En las grandes ciudades de cualquier latitud del orbe, siguen proliferando los niños de la calle. En cada semáforo o esquina estratégica compiten con los enfermos, ancianos y desvalidos en la tarea de recibir una dádiva; durante este proceso, absorben las costumbres más adversas del entorno urbano. Este doloroso fenómeno universal evidencia la quiebra moral de las administraciones que ignoran el sufrimiento de la infancia marginada. En los discursos oficiales de los gobiernos del mundo sólo queda el cambio de denominación retórica: pasan de ser considerados niños de la calle a eufemismos de protección social, pero en la práctica nada cambia. Se repite incansablemente el ciclo de la demagogia, seguido por el silencio cómplice de las altas esferas. Nunca más, tras las promesas de campaña, se vuelve a dimensionar con rigor el drama de los menores abandonados, reflejando una absoluta insensibilidad institucional ante una tragedia que corroe las bases de la convivencia civilizada.
Igual destino padecen otros sectores excluidos de la colectividad. Ante este panorama, es inevitable concluir que la estructura estatal en múltiples naciones carece de políticas sinceras y definidas para atender las calamidades sociales, a pesar de disponer de presupuestos e inmensas riquezas. Los gobernantes, una vez encumbrados en el poder, olvidan sus promesas y mitigan sus propias exigencias con constantes privilegios, viajes suntuosos y retórica vacía. No obstante, existe otro componente que perpetúa esta ignominia: los numerosos ciudadanos que, convertidos en serenos cómplices, dejan transcurrir lo inaceptable de la realidad cotidiana. La resignación y la indiferencia social son detestables por el sacrificio que conllevan, por la degeneración humana que propician y por la virulencia con que destruyen los valores esenciales de la vida comunitaria.
Dentro de este drama universal destacan los niños que deambulan por las vías públicas. En los inicios de diversas gestiones gubernamentales, los aspirantes al poder pronuncian largas arengas manifestando su honda preocupación y su dolor ante los excluidos, prometiendo que en poco tiempo no existirá un solo menor abandonado en las calles, bajo la solemne promesa de redimir la justicia social y dignificar la infancia. Esta retórica demagógica y el posterior incumplimiento institucional ejemplifican el síndrome de hubris, donde los gobernantes, embriagados de soberbia y desvinculados de la realidad, prometen soluciones mágicas mientras la población infantil continúa sumida en el abandono más absoluto.

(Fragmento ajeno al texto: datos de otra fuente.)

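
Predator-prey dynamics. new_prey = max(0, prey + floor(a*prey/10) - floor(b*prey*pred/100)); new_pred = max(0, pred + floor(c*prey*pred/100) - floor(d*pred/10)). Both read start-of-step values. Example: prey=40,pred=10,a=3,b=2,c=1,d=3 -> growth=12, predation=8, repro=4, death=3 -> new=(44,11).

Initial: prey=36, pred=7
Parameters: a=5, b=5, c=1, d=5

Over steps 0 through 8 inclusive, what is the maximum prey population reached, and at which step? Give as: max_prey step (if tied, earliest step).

Answer: 111 6

Derivation:
Step 1: prey: 36+18-12=42; pred: 7+2-3=6
Step 2: prey: 42+21-12=51; pred: 6+2-3=5
Step 3: prey: 51+25-12=64; pred: 5+2-2=5
Step 4: prey: 64+32-16=80; pred: 5+3-2=6
Step 5: prey: 80+40-24=96; pred: 6+4-3=7
Step 6: prey: 96+48-33=111; pred: 7+6-3=10
Step 7: prey: 111+55-55=111; pred: 10+11-5=16
Step 8: prey: 111+55-88=78; pred: 16+17-8=25
Max prey = 111 at step 6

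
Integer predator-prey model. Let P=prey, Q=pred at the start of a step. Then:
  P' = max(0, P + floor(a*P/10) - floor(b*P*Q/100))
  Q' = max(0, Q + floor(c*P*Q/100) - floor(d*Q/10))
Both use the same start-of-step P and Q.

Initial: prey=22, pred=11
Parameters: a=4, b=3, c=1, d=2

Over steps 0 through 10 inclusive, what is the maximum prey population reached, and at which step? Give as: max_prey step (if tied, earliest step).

Step 1: prey: 22+8-7=23; pred: 11+2-2=11
Step 2: prey: 23+9-7=25; pred: 11+2-2=11
Step 3: prey: 25+10-8=27; pred: 11+2-2=11
Step 4: prey: 27+10-8=29; pred: 11+2-2=11
Step 5: prey: 29+11-9=31; pred: 11+3-2=12
Step 6: prey: 31+12-11=32; pred: 12+3-2=13
Step 7: prey: 32+12-12=32; pred: 13+4-2=15
Step 8: prey: 32+12-14=30; pred: 15+4-3=16
Step 9: prey: 30+12-14=28; pred: 16+4-3=17
Step 10: prey: 28+11-14=25; pred: 17+4-3=18
Max prey = 32 at step 6

Answer: 32 6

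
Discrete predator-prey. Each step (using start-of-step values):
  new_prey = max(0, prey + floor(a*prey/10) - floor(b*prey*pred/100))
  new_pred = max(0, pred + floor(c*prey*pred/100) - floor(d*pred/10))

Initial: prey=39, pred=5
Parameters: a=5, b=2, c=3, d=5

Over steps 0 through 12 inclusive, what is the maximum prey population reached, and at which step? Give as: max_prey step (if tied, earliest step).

Step 1: prey: 39+19-3=55; pred: 5+5-2=8
Step 2: prey: 55+27-8=74; pred: 8+13-4=17
Step 3: prey: 74+37-25=86; pred: 17+37-8=46
Step 4: prey: 86+43-79=50; pred: 46+118-23=141
Step 5: prey: 50+25-141=0; pred: 141+211-70=282
Step 6: prey: 0+0-0=0; pred: 282+0-141=141
Step 7: prey: 0+0-0=0; pred: 141+0-70=71
Step 8: prey: 0+0-0=0; pred: 71+0-35=36
Step 9: prey: 0+0-0=0; pred: 36+0-18=18
Step 10: prey: 0+0-0=0; pred: 18+0-9=9
Step 11: prey: 0+0-0=0; pred: 9+0-4=5
Step 12: prey: 0+0-0=0; pred: 5+0-2=3
Max prey = 86 at step 3

Answer: 86 3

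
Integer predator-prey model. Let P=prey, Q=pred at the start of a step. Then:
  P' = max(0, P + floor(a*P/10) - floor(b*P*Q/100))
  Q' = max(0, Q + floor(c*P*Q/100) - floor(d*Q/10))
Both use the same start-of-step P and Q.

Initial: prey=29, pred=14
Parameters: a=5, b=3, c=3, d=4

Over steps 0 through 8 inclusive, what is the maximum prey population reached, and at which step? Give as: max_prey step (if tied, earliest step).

Step 1: prey: 29+14-12=31; pred: 14+12-5=21
Step 2: prey: 31+15-19=27; pred: 21+19-8=32
Step 3: prey: 27+13-25=15; pred: 32+25-12=45
Step 4: prey: 15+7-20=2; pred: 45+20-18=47
Step 5: prey: 2+1-2=1; pred: 47+2-18=31
Step 6: prey: 1+0-0=1; pred: 31+0-12=19
Step 7: prey: 1+0-0=1; pred: 19+0-7=12
Step 8: prey: 1+0-0=1; pred: 12+0-4=8
Max prey = 31 at step 1

Answer: 31 1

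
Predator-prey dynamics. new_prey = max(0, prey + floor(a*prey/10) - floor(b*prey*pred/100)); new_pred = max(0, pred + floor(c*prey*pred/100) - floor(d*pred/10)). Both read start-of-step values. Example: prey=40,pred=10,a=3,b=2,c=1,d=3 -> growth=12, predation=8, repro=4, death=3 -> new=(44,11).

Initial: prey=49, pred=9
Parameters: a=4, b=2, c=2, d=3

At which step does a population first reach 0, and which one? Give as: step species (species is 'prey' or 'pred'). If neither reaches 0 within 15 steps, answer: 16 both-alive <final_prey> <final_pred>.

Step 1: prey: 49+19-8=60; pred: 9+8-2=15
Step 2: prey: 60+24-18=66; pred: 15+18-4=29
Step 3: prey: 66+26-38=54; pred: 29+38-8=59
Step 4: prey: 54+21-63=12; pred: 59+63-17=105
Step 5: prey: 12+4-25=0; pred: 105+25-31=99
First extinction: prey at step 5

Answer: 5 prey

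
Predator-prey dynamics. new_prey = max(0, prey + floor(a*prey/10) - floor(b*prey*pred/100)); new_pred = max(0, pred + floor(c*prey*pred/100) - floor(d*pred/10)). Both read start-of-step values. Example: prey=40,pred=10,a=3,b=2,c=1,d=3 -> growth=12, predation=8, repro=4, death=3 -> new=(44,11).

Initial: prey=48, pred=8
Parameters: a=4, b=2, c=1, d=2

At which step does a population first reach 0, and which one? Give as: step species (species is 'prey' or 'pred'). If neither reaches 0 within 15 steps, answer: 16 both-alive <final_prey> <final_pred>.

Step 1: prey: 48+19-7=60; pred: 8+3-1=10
Step 2: prey: 60+24-12=72; pred: 10+6-2=14
Step 3: prey: 72+28-20=80; pred: 14+10-2=22
Step 4: prey: 80+32-35=77; pred: 22+17-4=35
Step 5: prey: 77+30-53=54; pred: 35+26-7=54
Step 6: prey: 54+21-58=17; pred: 54+29-10=73
Step 7: prey: 17+6-24=0; pred: 73+12-14=71
First extinction: prey at step 7

Answer: 7 prey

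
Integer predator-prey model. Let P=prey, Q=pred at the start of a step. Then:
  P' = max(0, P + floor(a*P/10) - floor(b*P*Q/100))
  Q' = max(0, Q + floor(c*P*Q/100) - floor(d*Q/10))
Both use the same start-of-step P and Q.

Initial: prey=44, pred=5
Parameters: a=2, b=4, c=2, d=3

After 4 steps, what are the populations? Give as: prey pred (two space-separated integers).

Answer: 12 23

Derivation:
Step 1: prey: 44+8-8=44; pred: 5+4-1=8
Step 2: prey: 44+8-14=38; pred: 8+7-2=13
Step 3: prey: 38+7-19=26; pred: 13+9-3=19
Step 4: prey: 26+5-19=12; pred: 19+9-5=23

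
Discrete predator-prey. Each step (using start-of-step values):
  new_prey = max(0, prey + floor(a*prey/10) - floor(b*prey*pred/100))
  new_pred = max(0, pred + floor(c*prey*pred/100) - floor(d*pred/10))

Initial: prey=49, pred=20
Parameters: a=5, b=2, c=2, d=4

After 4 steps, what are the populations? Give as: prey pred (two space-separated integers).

Answer: 0 86

Derivation:
Step 1: prey: 49+24-19=54; pred: 20+19-8=31
Step 2: prey: 54+27-33=48; pred: 31+33-12=52
Step 3: prey: 48+24-49=23; pred: 52+49-20=81
Step 4: prey: 23+11-37=0; pred: 81+37-32=86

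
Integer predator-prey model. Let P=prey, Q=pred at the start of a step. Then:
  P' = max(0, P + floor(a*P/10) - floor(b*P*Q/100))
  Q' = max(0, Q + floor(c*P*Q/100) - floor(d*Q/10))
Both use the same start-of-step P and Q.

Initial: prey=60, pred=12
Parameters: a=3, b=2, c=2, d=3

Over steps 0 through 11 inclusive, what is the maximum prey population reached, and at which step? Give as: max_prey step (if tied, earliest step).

Answer: 64 1

Derivation:
Step 1: prey: 60+18-14=64; pred: 12+14-3=23
Step 2: prey: 64+19-29=54; pred: 23+29-6=46
Step 3: prey: 54+16-49=21; pred: 46+49-13=82
Step 4: prey: 21+6-34=0; pred: 82+34-24=92
Step 5: prey: 0+0-0=0; pred: 92+0-27=65
Step 6: prey: 0+0-0=0; pred: 65+0-19=46
Step 7: prey: 0+0-0=0; pred: 46+0-13=33
Step 8: prey: 0+0-0=0; pred: 33+0-9=24
Step 9: prey: 0+0-0=0; pred: 24+0-7=17
Step 10: prey: 0+0-0=0; pred: 17+0-5=12
Step 11: prey: 0+0-0=0; pred: 12+0-3=9
Max prey = 64 at step 1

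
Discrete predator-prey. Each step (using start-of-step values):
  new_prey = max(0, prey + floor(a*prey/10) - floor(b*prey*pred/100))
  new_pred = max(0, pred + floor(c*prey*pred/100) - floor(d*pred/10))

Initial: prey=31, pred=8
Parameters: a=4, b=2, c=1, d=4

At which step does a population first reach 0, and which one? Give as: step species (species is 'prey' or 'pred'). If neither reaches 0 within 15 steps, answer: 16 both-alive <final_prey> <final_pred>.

Answer: 10 prey

Derivation:
Step 1: prey: 31+12-4=39; pred: 8+2-3=7
Step 2: prey: 39+15-5=49; pred: 7+2-2=7
Step 3: prey: 49+19-6=62; pred: 7+3-2=8
Step 4: prey: 62+24-9=77; pred: 8+4-3=9
Step 5: prey: 77+30-13=94; pred: 9+6-3=12
Step 6: prey: 94+37-22=109; pred: 12+11-4=19
Step 7: prey: 109+43-41=111; pred: 19+20-7=32
Step 8: prey: 111+44-71=84; pred: 32+35-12=55
Step 9: prey: 84+33-92=25; pred: 55+46-22=79
Step 10: prey: 25+10-39=0; pred: 79+19-31=67
First extinction: prey at step 10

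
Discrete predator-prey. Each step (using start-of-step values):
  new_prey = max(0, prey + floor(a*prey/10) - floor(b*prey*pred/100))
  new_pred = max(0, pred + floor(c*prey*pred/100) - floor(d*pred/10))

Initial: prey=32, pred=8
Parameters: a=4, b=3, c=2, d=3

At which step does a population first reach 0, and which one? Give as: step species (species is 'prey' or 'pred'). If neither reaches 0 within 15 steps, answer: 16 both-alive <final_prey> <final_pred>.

Step 1: prey: 32+12-7=37; pred: 8+5-2=11
Step 2: prey: 37+14-12=39; pred: 11+8-3=16
Step 3: prey: 39+15-18=36; pred: 16+12-4=24
Step 4: prey: 36+14-25=25; pred: 24+17-7=34
Step 5: prey: 25+10-25=10; pred: 34+17-10=41
Step 6: prey: 10+4-12=2; pred: 41+8-12=37
Step 7: prey: 2+0-2=0; pred: 37+1-11=27
First extinction: prey at step 7

Answer: 7 prey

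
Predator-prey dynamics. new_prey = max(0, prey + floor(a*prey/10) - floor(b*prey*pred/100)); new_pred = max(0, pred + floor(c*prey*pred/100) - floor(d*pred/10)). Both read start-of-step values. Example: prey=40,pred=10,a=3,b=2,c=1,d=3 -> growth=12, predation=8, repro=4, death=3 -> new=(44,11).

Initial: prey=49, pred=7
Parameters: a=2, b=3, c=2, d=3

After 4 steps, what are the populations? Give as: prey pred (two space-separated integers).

Step 1: prey: 49+9-10=48; pred: 7+6-2=11
Step 2: prey: 48+9-15=42; pred: 11+10-3=18
Step 3: prey: 42+8-22=28; pred: 18+15-5=28
Step 4: prey: 28+5-23=10; pred: 28+15-8=35

Answer: 10 35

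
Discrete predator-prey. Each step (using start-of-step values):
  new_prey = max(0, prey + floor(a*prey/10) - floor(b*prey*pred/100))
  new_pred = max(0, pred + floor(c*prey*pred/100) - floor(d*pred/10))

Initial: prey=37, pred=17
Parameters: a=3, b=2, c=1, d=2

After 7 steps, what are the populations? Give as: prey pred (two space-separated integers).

Step 1: prey: 37+11-12=36; pred: 17+6-3=20
Step 2: prey: 36+10-14=32; pred: 20+7-4=23
Step 3: prey: 32+9-14=27; pred: 23+7-4=26
Step 4: prey: 27+8-14=21; pred: 26+7-5=28
Step 5: prey: 21+6-11=16; pred: 28+5-5=28
Step 6: prey: 16+4-8=12; pred: 28+4-5=27
Step 7: prey: 12+3-6=9; pred: 27+3-5=25

Answer: 9 25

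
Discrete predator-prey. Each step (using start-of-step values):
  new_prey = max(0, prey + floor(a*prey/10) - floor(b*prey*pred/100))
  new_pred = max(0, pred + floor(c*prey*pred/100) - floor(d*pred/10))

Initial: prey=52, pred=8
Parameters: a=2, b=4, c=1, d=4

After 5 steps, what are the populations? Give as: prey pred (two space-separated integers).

Answer: 23 7

Derivation:
Step 1: prey: 52+10-16=46; pred: 8+4-3=9
Step 2: prey: 46+9-16=39; pred: 9+4-3=10
Step 3: prey: 39+7-15=31; pred: 10+3-4=9
Step 4: prey: 31+6-11=26; pred: 9+2-3=8
Step 5: prey: 26+5-8=23; pred: 8+2-3=7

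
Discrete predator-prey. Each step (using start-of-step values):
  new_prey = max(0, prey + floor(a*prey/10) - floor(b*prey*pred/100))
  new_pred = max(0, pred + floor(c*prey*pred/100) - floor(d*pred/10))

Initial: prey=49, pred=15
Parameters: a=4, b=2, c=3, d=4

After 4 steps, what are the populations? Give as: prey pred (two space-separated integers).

Answer: 0 80

Derivation:
Step 1: prey: 49+19-14=54; pred: 15+22-6=31
Step 2: prey: 54+21-33=42; pred: 31+50-12=69
Step 3: prey: 42+16-57=1; pred: 69+86-27=128
Step 4: prey: 1+0-2=0; pred: 128+3-51=80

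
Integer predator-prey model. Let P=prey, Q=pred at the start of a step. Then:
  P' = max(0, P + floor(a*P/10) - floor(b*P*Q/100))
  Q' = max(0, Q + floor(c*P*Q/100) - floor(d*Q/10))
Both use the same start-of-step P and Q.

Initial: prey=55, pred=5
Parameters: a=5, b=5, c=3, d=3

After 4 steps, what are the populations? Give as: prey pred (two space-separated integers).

Answer: 0 60

Derivation:
Step 1: prey: 55+27-13=69; pred: 5+8-1=12
Step 2: prey: 69+34-41=62; pred: 12+24-3=33
Step 3: prey: 62+31-102=0; pred: 33+61-9=85
Step 4: prey: 0+0-0=0; pred: 85+0-25=60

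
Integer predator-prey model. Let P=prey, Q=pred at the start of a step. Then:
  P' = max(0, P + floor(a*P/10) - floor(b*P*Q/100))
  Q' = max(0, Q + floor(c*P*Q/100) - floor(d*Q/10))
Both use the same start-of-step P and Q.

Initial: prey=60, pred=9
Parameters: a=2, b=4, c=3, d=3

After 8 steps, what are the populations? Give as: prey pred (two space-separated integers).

Answer: 0 11

Derivation:
Step 1: prey: 60+12-21=51; pred: 9+16-2=23
Step 2: prey: 51+10-46=15; pred: 23+35-6=52
Step 3: prey: 15+3-31=0; pred: 52+23-15=60
Step 4: prey: 0+0-0=0; pred: 60+0-18=42
Step 5: prey: 0+0-0=0; pred: 42+0-12=30
Step 6: prey: 0+0-0=0; pred: 30+0-9=21
Step 7: prey: 0+0-0=0; pred: 21+0-6=15
Step 8: prey: 0+0-0=0; pred: 15+0-4=11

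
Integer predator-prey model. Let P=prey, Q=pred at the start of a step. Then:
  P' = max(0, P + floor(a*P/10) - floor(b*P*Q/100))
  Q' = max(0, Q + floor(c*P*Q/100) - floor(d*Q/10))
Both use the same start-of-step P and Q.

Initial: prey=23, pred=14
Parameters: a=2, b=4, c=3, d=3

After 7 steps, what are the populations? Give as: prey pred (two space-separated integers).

Answer: 1 6

Derivation:
Step 1: prey: 23+4-12=15; pred: 14+9-4=19
Step 2: prey: 15+3-11=7; pred: 19+8-5=22
Step 3: prey: 7+1-6=2; pred: 22+4-6=20
Step 4: prey: 2+0-1=1; pred: 20+1-6=15
Step 5: prey: 1+0-0=1; pred: 15+0-4=11
Step 6: prey: 1+0-0=1; pred: 11+0-3=8
Step 7: prey: 1+0-0=1; pred: 8+0-2=6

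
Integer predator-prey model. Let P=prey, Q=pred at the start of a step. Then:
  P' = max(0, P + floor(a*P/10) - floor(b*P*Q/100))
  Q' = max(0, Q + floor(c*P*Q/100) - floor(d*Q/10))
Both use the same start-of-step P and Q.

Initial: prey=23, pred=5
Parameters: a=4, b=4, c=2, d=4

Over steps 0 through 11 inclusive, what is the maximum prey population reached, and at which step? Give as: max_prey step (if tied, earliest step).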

Hoy la realidad global parece más cruel e injusta que en épocas pasadas. Los menores malabaristas, limpiadores de parabrisas en las intersecciones viales y mendigos infantiles evidencian la incapacidad de los Estados para garantizar la satisfacción de las necesidades físicas y psicológicas básicas de los ciudadanos. Los gobernantes de turno manifiestan profunda preocupación y elaboran planes teóricos en épocas proselitistas, pero tras el triunfo electoral vuelve a cundir el silencio de los servidores públicos. Esta persistente indolencia oficial condena a la niñez a la intemperie moral y física, demostrando que el aparato estatal suele ser incapaz de transformar las estructuras de injusticia que oprimen a los más vulnerables.
Los niños de la calle constituyen una deuda social imperdonable que debe ser honrada por quienes administran las instituciones públicas y los organismos de asistencia. Incumplen su deber cívico, desatienden su obligación ética, maltratan el capital humano del porvenir y desprecian los valores morales quienes abandonan a su suerte a la infancia desamparada. La niñez abandonada representa el espejo más trágico del fracaso político, un recordatorio constante de que la soberbia del poder destruye el tejido solidario de la comunidad y condena el futuro de las nuevas generaciones a la marginación sistemática.
Ante este panorama desolador de abandono infantil y demagogia gubernamental, la respuesta colectiva de la sociedad civil no puede hacerse esperar, pues la justicia social no es una concesión graciosa del gobernante, sino el cimiento irrenunciable sobre el cual se edifica toda nación verdaderamente civilizada. Es imperativo rescatar la sensibilidad colectiva y exigir políticas públicas reales que devuelvan la dignidad a la infancia desatendida. Ayudémoslas con nuestra mejor artillería jurídica, conceptual y moral a alzar la voz con firmeza inquebrantable para desterrar de las ciudades la miseria y el abandono. Solo mediante la acción solidaria, la exigencia implacable de probidad y el compromiso ético con los más vulnerables lograremos superar las sombras de la indolencia y garantizar un porvenir de justicia y esperanza para todos los niños del mundo.
«No hay tiranía más implacable que aquella que se disfraza de benevolencia pública mientras abandona impunemente a su propia infancia» (Cicerón).